Mas o sentido ontológico que se buscava na Antiguidade e nessas épocas de construção de uma identidade nacional foi perdido, de acordo com Gumbrecht e foi-se notando, com o surgimento da psicologia e a idéia de processos de identificação que a criação da identidade através da posição do outro, do olhar[10].

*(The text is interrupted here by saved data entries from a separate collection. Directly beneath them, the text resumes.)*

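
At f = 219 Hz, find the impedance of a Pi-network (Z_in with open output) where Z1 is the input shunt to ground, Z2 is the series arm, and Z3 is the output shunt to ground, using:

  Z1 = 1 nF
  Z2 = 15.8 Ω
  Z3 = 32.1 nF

Step 1 — Angular frequency: ω = 2π·f = 2π·219 = 1376 rad/s.
Step 2 — Component impedances:
  Z1: Z = 1/(jωC) = -j/(ω·C) = 0 - j7.267e+05 Ω
  Z2: Z = R = 15.8 Ω
  Z3: Z = 1/(jωC) = -j/(ω·C) = 0 - j2.264e+04 Ω
Step 3 — With open output, the series arm Z2 and the output shunt Z3 appear in series to ground: Z2 + Z3 = 15.8 - j2.264e+04 Ω.
Step 4 — Parallel with input shunt Z1: Z_in = Z1 || (Z2 + Z3) = 14.86 - j2.196e+04 Ω = 2.196e+04∠-90.0° Ω.

Z = 14.86 - j2.196e+04 Ω = 2.196e+04∠-90.0° Ω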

[1] Espécie de destino cego.

 

[3] Híbrido, palavra que tem aparecido na maior parte dos textos acadêmicos atuais, normalmente, relacionada à palavras como multiplicidade, pluralidade, heterogeneidade, sincretismo, desterritorialização, construção/desconstrução de identidades, interculturalidade, marginalidade, gêneros e intertextualidade dentro dos estudos da literatura, vem do grego hybris (desmedida, o excesso, o ultrapassar as fronteiras – entre divino e humano, geralmente - pelo qual os heróis trágicos eram punidos) e significa um ultraje por causa da miscigenação (mistura) que violava as leis naturais na época da Grécia Antiga (o fato de hoje considerarmos a palavra híbrido sinônima de irregular, anormal, grotesco, anômalo vem por causa dessa definição grega). Atualmente não estamos preocupados em ultrapassar fronteiras entre elementos, nem com a miscigenação, pois vivemos um período de pós-modernidade em que a alteridade e a valorização do diverso são os deuses.

 

[4] O deus Apolo é utilizado como símbolo para essa concepção por sua relação com o Oráculo de Delfos em cuja entrada está escrita a seguinte frase: Conhece-te a ti mesmo.

 

[6] Modernidade e produção de subjetividades: http://www.fae.unicamp.br/br2000/trabs/2010.doc

 

[7] Época em que o grotesco ganha importância e aparece no prefácio de Cromwell de Victor Hugo.

[8] É importante ressaltar aqui a pós-modernidade como um processo do estado dionisíaco e não o seu resultado.

 

[9] Naquela época não havia a visão de construção de uma identidade como hoje temos. Para as pessoas daquela época o que faziam era retomar identidades que já existiam num sentido de essência, ontológico.

 

[10] “O território interno de cada um não é soberano; é com o olhar do outro que nos comunicamos com nosso próprio interior.” (Souza, 2006 a, p.66).